Study shows disappointing bone protection

BOSTON — For years, doctors have been telling older women to take calcium and vitamin D tablets to protect their bones as they age.

Now, the biggest study ever to examine the value of that timeworn advice suggests the supplements convey only limited protection. Calcium and vitamin D failed to protect against most fractures in the mostly low-risk women.

At the same time, the supplements did seem to offer some benefit against hip breaks among women over 60 and those who took the pills faithfully.

The study is "not as ringing an endorsement of calcium as one might like," said one of the researchers, Dr. Norman Lasser at New Jersey Medical School.

Even so, he and other experts are urging women to stick with government advice to keep taking the supplements anyway. "We don't want to send the message to people to throw away their calcium pills, which was my wife's first reaction," Lasser said.

"We still do believe ... that maintaining an adequate calcium intake will lay the foundation for bone health," added lead author Dr. Rebecca Jackson at Ohio State University.

The findings, published today in the New England Journal of Medicine, were a long-awaited offshoot of the big national study of diet and hormone therapy known as the Women's Health Initiative.

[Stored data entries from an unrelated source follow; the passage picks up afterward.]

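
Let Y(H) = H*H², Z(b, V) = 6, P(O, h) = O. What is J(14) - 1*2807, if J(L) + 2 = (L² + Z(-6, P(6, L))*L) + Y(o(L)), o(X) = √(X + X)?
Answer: -2529 + 56*√7 ≈ -2380.8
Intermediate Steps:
o(X) = √2*√X (o(X) = √(2*X) = √2*√X)
Y(H) = H³
J(L) = -2 + L² + 6*L + 2*√2*L^(3/2) (J(L) = -2 + ((L² + 6*L) + (√2*√L)³) = -2 + ((L² + 6*L) + 2*√2*L^(3/2)) = -2 + (L² + 6*L + 2*√2*L^(3/2)) = -2 + L² + 6*L + 2*√2*L^(3/2))
J(14) - 1*2807 = (-2 + 14² + 6*14 + 2*√2*14^(3/2)) - 1*2807 = (-2 + 196 + 84 + 2*√2*(14*√14)) - 2807 = (-2 + 196 + 84 + 56*√7) - 2807 = (278 + 56*√7) - 2807 = -2529 + 56*√7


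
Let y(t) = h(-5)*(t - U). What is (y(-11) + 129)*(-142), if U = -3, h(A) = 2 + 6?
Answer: -9230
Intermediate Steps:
h(A) = 8
y(t) = 24 + 8*t (y(t) = 8*(t - 1*(-3)) = 8*(t + 3) = 8*(3 + t) = 24 + 8*t)
(y(-11) + 129)*(-142) = ((24 + 8*(-11)) + 129)*(-142) = ((24 - 88) + 129)*(-142) = (-64 + 129)*(-142) = 65*(-142) = -9230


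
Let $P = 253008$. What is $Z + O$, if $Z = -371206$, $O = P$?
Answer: $-118198$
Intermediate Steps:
$O = 253008$
$Z + O = -371206 + 253008 = -118198$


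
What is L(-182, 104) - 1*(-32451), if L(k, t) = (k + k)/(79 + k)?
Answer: 3342817/103 ≈ 32455.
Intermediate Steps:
L(k, t) = 2*k/(79 + k) (L(k, t) = (2*k)/(79 + k) = 2*k/(79 + k))
L(-182, 104) - 1*(-32451) = 2*(-182)/(79 - 182) - 1*(-32451) = 2*(-182)/(-103) + 32451 = 2*(-182)*(-1/103) + 32451 = 364/103 + 32451 = 3342817/103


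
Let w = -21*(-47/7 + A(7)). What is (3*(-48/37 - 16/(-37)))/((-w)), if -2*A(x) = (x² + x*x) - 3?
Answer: 64/28083 ≈ 0.0022790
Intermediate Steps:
A(x) = 3/2 - x² (A(x) = -((x² + x*x) - 3)/2 = -((x² + x²) - 3)/2 = -(2*x² - 3)/2 = -(-3 + 2*x²)/2 = 3/2 - x²)
w = 2277/2 (w = -21*(-47/7 + (3/2 - 1*7²)) = -21*(-47*⅐ + (3/2 - 1*49)) = -21*(-47/7 + (3/2 - 49)) = -21*(-47/7 - 95/2) = -21*(-759/14) = 2277/2 ≈ 1138.5)
(3*(-48/37 - 16/(-37)))/((-w)) = (3*(-48/37 - 16/(-37)))/((-1*2277/2)) = (3*(-48*1/37 - 16*(-1/37)))/(-2277/2) = (3*(-48/37 + 16/37))*(-2/2277) = (3*(-32/37))*(-2/2277) = -96/37*(-2/2277) = 64/28083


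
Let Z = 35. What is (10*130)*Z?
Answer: 45500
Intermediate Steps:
(10*130)*Z = (10*130)*35 = 1300*35 = 45500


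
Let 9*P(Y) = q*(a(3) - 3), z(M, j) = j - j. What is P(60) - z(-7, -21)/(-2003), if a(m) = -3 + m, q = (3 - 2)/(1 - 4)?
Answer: 1/9 ≈ 0.11111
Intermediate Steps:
z(M, j) = 0
q = -1/3 (q = 1/(-3) = 1*(-1/3) = -1/3 ≈ -0.33333)
P(Y) = 1/9 (P(Y) = (-((-3 + 3) - 3)/3)/9 = (-(0 - 3)/3)/9 = (-1/3*(-3))/9 = (1/9)*1 = 1/9)
P(60) - z(-7, -21)/(-2003) = 1/9 - 0/(-2003) = 1/9 - 0*(-1)/2003 = 1/9 - 1*0 = 1/9 + 0 = 1/9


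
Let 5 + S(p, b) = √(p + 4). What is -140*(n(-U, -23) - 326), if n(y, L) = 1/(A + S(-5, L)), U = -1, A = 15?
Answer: 4608240/101 + 140*I/101 ≈ 45626.0 + 1.3861*I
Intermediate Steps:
S(p, b) = -5 + √(4 + p) (S(p, b) = -5 + √(p + 4) = -5 + √(4 + p))
n(y, L) = (10 - I)/101 (n(y, L) = 1/(15 + (-5 + √(4 - 5))) = 1/(15 + (-5 + √(-1))) = 1/(15 + (-5 + I)) = 1/(10 + I) = (10 - I)/101)
-140*(n(-U, -23) - 326) = -140*((10/101 - I/101) - 326) = -140*(-32916/101 - I/101) = 4608240/101 + 140*I/101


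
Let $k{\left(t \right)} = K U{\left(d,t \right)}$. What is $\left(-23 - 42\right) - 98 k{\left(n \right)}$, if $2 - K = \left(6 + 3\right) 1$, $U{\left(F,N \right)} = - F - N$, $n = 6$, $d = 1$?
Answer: $-4867$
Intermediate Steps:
$K = -7$ ($K = 2 - \left(6 + 3\right) 1 = 2 - 9 \cdot 1 = 2 - 9 = -7$)
$k{\left(t \right)} = 7 + 7 t$ ($k{\left(t \right)} = - 7 \left(\left(-1\right) 1 - t\right) = - 7 \left(-1 - t\right) = 7 + 7 t$)
$\left(-23 - 42\right) - 98 k{\left(n \right)} = \left(-23 - 42\right) - 98 \left(7 + 7 \cdot 6\right) = -65 - 98 \left(7 + 42\right) = -65 - 4802 = -4867$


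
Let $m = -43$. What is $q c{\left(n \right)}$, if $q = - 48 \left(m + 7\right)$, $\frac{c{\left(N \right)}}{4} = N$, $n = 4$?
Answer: $27648$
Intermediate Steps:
$c{\left(N \right)} = 4 N$
$q = 1728$ ($q = - 48 \left(-43 + 7\right) = \left(-48\right) \left(-36\right) = 1728$)
$q c{\left(n \right)} = 1728 \cdot 4 \cdot 4 = 1728 \cdot 16 = 27648$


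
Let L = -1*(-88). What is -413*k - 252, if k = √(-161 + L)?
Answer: -252 - 413*I*√73 ≈ -252.0 - 3528.7*I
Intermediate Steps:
L = 88
k = I*√73 (k = √(-161 + 88) = √(-73) = I*√73 ≈ 8.544*I)
-413*k - 252 = -413*I*√73 - 252 = -252 - 413*I*√73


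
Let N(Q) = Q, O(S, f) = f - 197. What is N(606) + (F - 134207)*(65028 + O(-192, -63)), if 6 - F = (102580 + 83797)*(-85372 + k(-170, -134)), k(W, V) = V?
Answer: 1032156938991454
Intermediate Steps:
O(S, f) = -197 + f
F = 15936351768 (F = 6 - (102580 + 83797)*(-85372 - 134) = 6 - 186377*(-85506) = 6 - 1*(-15936351762) = 6 + 15936351762 = 15936351768)
N(606) + (F - 134207)*(65028 + O(-192, -63)) = 606 + (15936351768 - 134207)*(65028 + (-197 - 63)) = 606 + 15936217561*(65028 - 260) = 606 + 15936217561*64768 = 606 + 1032156938990848 = 1032156938991454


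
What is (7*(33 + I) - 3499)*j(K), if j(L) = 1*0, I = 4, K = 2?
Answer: 0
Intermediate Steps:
j(L) = 0
(7*(33 + I) - 3499)*j(K) = (7*(33 + 4) - 3499)*0 = (7*37 - 3499)*0 = (259 - 3499)*0 = -3240*0 = 0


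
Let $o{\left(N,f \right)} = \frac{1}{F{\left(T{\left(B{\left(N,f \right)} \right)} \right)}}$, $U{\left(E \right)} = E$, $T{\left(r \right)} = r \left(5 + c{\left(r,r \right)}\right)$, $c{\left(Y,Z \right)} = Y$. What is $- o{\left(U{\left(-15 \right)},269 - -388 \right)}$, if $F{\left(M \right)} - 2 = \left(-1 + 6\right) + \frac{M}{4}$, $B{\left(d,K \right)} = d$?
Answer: $- \frac{2}{89} \approx -0.022472$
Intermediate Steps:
$T{\left(r \right)} = r \left(5 + r\right)$
$F{\left(M \right)} = 7 + \frac{M}{4}$ ($F{\left(M \right)} = 2 + \left(\left(-1 + 6\right) + \frac{M}{4}\right) = 2 + \left(5 + M \frac{1}{4}\right) = 2 + \left(5 + \frac{M}{4}\right) = 7 + \frac{M}{4}$)
$o{\left(N,f \right)} = \frac{1}{7 + \frac{N \left(5 + N\right)}{4}}$
$- o{\left(U{\left(-15 \right)},269 - -388 \right)} = - \frac{4}{28 - 15 \left(5 - 15\right)} = - \frac{4}{28 - -150} = - \frac{4}{28 + 150} = - \frac{4}{178} = \left(-1\right) \frac{2}{89} = - \frac{2}{89}$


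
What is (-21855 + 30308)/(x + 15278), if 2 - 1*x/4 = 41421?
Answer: -8453/150398 ≈ -0.056204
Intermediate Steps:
x = -165676 (x = 8 - 4*41421 = 8 - 165684 = -165676)
(-21855 + 30308)/(x + 15278) = (-21855 + 30308)/(-165676 + 15278) = 8453/(-150398) = 8453*(-1/150398) = -8453/150398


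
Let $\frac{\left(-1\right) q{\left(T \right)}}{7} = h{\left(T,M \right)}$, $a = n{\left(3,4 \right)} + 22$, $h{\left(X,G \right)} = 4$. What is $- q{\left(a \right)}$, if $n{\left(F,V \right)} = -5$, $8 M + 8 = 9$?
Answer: $28$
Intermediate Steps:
$M = \frac{1}{8}$ ($M = -1 + \frac{1}{8} \cdot 9 = -1 + \frac{9}{8} = \frac{1}{8} \approx 0.125$)
$a = 17$ ($a = -5 + 22 = 17$)
$q{\left(T \right)} = -28$ ($q{\left(T \right)} = \left(-7\right) 4 = -28$)
$- q{\left(a \right)} = \left(-1\right) \left(-28\right) = 28$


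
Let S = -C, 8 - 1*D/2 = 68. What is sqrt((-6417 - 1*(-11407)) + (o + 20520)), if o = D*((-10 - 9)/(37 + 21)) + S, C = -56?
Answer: 3*sqrt(2392674)/29 ≈ 160.02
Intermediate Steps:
D = -120 (D = 16 - 2*68 = 16 - 136 = -120)
S = 56 (S = -1*(-56) = 56)
o = 2764/29 (o = -120*(-10 - 9)/(37 + 21) + 56 = -(-2280)/58 + 56 = -120*(-19/58) + 56 = 1140/29 + 56 = 2764/29 ≈ 95.310)
sqrt((-6417 - 1*(-11407)) + (o + 20520)) = sqrt((-6417 - 1*(-11407)) + (2764/29 + 20520)) = sqrt((-6417 + 11407) + 597844/29) = sqrt(4990 + 597844/29) = sqrt(742554/29) = 3*sqrt(2392674)/29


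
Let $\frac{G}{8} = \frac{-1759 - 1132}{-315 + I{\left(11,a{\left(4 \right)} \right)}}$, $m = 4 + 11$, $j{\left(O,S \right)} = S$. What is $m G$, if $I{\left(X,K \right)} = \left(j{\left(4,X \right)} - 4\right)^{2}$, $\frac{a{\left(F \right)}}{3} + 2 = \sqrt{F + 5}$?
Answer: $\frac{24780}{19} \approx 1304.2$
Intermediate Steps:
$a{\left(F \right)} = -6 + 3 \sqrt{5 + F}$ ($a{\left(F \right)} = -6 + 3 \sqrt{F + 5} = -6 + 3 \sqrt{5 + F}$)
$m = 15$
$I{\left(X,K \right)} = \left(-4 + X\right)^{2}$ ($I{\left(X,K \right)} = \left(X - 4\right)^{2} = \left(-4 + X\right)^{2}$)
$G = \frac{1652}{19}$ ($G = 8 \frac{-1759 - 1132}{-315 + \left(-4 + 11\right)^{2}} = 8 \left(- \frac{2891}{-315 + 7^{2}}\right) = 8 \left(- \frac{2891}{-315 + 49}\right) = 8 \left(- \frac{2891}{-266}\right) = 8 \left(\left(-2891\right) \left(- \frac{1}{266}\right)\right) = 8 \cdot \frac{413}{38} = \frac{1652}{19} \approx 86.947$)
$m G = 15 \cdot \frac{1652}{19} = \frac{24780}{19}$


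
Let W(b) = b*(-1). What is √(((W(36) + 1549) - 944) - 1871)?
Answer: I*√1302 ≈ 36.083*I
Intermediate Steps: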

The outcome affects an enormous number of people, since an estimated 10 million Americans have break-prone bones thanks to osteoporosis. One of two women will suffer such a fracture in her lifetime.

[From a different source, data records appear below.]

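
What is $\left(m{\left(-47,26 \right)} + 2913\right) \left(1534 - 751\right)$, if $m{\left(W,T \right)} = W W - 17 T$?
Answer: $3664440$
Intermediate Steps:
$m{\left(W,T \right)} = W^{2} - 17 T$
$\left(m{\left(-47,26 \right)} + 2913\right) \left(1534 - 751\right) = \left(\left(\left(-47\right)^{2} - 442\right) + 2913\right) \left(1534 - 751\right) = \left(\left(2209 - 442\right) + 2913\right) 783 = \left(1767 + 2913\right) 783 = 4680 \cdot 783 = 3664440$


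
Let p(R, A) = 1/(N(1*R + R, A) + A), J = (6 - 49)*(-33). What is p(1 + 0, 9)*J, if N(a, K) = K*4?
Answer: 473/15 ≈ 31.533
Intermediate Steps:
N(a, K) = 4*K
J = 1419 (J = -43*(-33) = 1419)
p(R, A) = 1/(5*A) (p(R, A) = 1/(4*A + A) = 1/(5*A))
p(1 + 0, 9)*J = ((1/5)/9)*1419 = ((1/5)*(1/9))*1419 = (1/45)*1419 = 473/15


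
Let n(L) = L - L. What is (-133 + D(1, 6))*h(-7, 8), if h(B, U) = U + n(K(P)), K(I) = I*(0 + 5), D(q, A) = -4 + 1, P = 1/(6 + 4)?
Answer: -1088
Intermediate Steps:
P = ⅒ (P = 1/10 = ⅒ ≈ 0.10000)
D(q, A) = -3
K(I) = 5*I (K(I) = I*5 = 5*I)
n(L) = 0
h(B, U) = U (h(B, U) = U + 0 = U)
(-133 + D(1, 6))*h(-7, 8) = (-133 - 3)*8 = -136*8 = -1088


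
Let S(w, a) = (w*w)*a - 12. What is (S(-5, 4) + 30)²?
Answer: 13924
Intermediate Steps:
S(w, a) = -12 + a*w² (S(w, a) = w²*a - 12 = a*w² - 12 = -12 + a*w²)
(S(-5, 4) + 30)² = ((-12 + 4*(-5)²) + 30)² = ((-12 + 4*25) + 30)² = ((-12 + 100) + 30)² = (88 + 30)² = 118² = 13924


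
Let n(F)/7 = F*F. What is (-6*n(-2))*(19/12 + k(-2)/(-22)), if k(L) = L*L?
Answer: -2590/11 ≈ -235.45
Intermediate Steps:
n(F) = 7*F² (n(F) = 7*(F*F) = 7*F²)
k(L) = L²
(-6*n(-2))*(19/12 + k(-2)/(-22)) = (-42*(-2)²)*(19/12 + (-2)²/(-22)) = (-42*4)*(19*(1/12) + 4*(-1/22)) = (-6*28)*(19/12 - 2/11) = -168*185/132 = -2590/11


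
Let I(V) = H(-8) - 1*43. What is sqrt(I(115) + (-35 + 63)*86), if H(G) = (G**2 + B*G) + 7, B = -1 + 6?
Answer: 2*sqrt(599) ≈ 48.949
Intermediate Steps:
B = 5
H(G) = 7 + G**2 + 5*G (H(G) = (G**2 + 5*G) + 7 = 7 + G**2 + 5*G)
I(V) = -12 (I(V) = (7 + (-8)**2 + 5*(-8)) - 1*43 = (7 + 64 - 40) - 43 = 31 - 43 = -12)
sqrt(I(115) + (-35 + 63)*86) = sqrt(-12 + (-35 + 63)*86) = sqrt(-12 + 28*86) = sqrt(-12 + 2408) = sqrt(2396) = 2*sqrt(599)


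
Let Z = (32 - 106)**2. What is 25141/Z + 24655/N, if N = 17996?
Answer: 73431027/12318262 ≈ 5.9612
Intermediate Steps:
Z = 5476 (Z = (-74)**2 = 5476)
25141/Z + 24655/N = 25141/5476 + 24655/17996 = 73431027/12318262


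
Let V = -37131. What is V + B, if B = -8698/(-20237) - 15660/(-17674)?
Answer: -6640063635403/178834369 ≈ -37130.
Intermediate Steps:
B = 235319936/178834369 (B = -8698*(-1/20237) - 15660*(-1/17674) = 8698/20237 + 7830/8837 = 235319936/178834369 ≈ 1.3159)
V + B = -37131 + 235319936/178834369 = -6640063635403/178834369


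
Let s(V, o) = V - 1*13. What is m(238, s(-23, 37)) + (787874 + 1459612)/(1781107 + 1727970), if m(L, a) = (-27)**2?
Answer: 2560364619/3509077 ≈ 729.64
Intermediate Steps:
s(V, o) = -13 + V (s(V, o) = V - 13 = -13 + V)
m(L, a) = 729
m(238, s(-23, 37)) + (787874 + 1459612)/(1781107 + 1727970) = 729 + (787874 + 1459612)/(1781107 + 1727970) = 729 + 2247486/3509077 = 2560364619/3509077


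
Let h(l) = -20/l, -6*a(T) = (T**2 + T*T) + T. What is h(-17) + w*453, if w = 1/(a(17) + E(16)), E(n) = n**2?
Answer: 65026/15997 ≈ 4.0649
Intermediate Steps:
a(T) = -T**2/3 - T/6 (a(T) = -((T**2 + T*T) + T)/6 = -((T**2 + T**2) + T)/6 = -(2*T**2 + T)/6 = -(T + 2*T**2)/6 = -T**2/3 - T/6)
w = 6/941 (w = 1/(-1/6*17*(1 + 2*17) + 16**2) = 1/(-1/6*17*(1 + 34) + 256) = 1/(-1/6*17*35 + 256) = 1/(-595/6 + 256) = 1/(941/6) = 6/941 ≈ 0.0063762)
h(-17) + w*453 = -20/(-17) + (6/941)*453 = -20*(-1/17) + 2718/941 = 20/17 + 2718/941 = 65026/15997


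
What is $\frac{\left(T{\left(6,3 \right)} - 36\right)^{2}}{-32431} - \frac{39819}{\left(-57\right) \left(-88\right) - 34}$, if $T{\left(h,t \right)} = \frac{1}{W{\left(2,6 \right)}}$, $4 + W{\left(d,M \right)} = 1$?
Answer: $- \frac{11681521043}{1454141178} \approx -8.0333$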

For women over age 50, federal guidelines recommend 1,200 milligrams of bone-building calcium and 400-600 international units of vitamin D daily from diet and, if needed, supplements.

The seven-year study of 36,282 women ages 50 to 79 gave half the participants 1,000 milligrams of calcium and 400 units of vitamin D, while the other half took dummy pills.

However, many were also taking their own supplements before the research began, and they were allowed to keep doing so, whether they were assigned to the test group or the comparison group. These extra supplements may have helped the women stay healthy but ironically diluted the findings, since any benefit is harder to show against a backdrop of fewer fractures. Also, women in the study were taking hormone pills, which probably further cut the number of fractures.

The study showed better hip bone density in the group given supplements, but they ranked no better statistically in avoiding fractures of all kinds.

However, some benefit seemed apparent. Women over age 60 reduced their chances of hip fracture by 21 percent with the supplements. And those who took their supplements most regularly lowered their risk by 29 percent.

"There's probably a small benefit," said Dr. Joel Finkelstein, of Massachusetts General Hospital, who wrote an editorial to accompany the study. "It's a good start, but women at higher risk need to know it's not enough."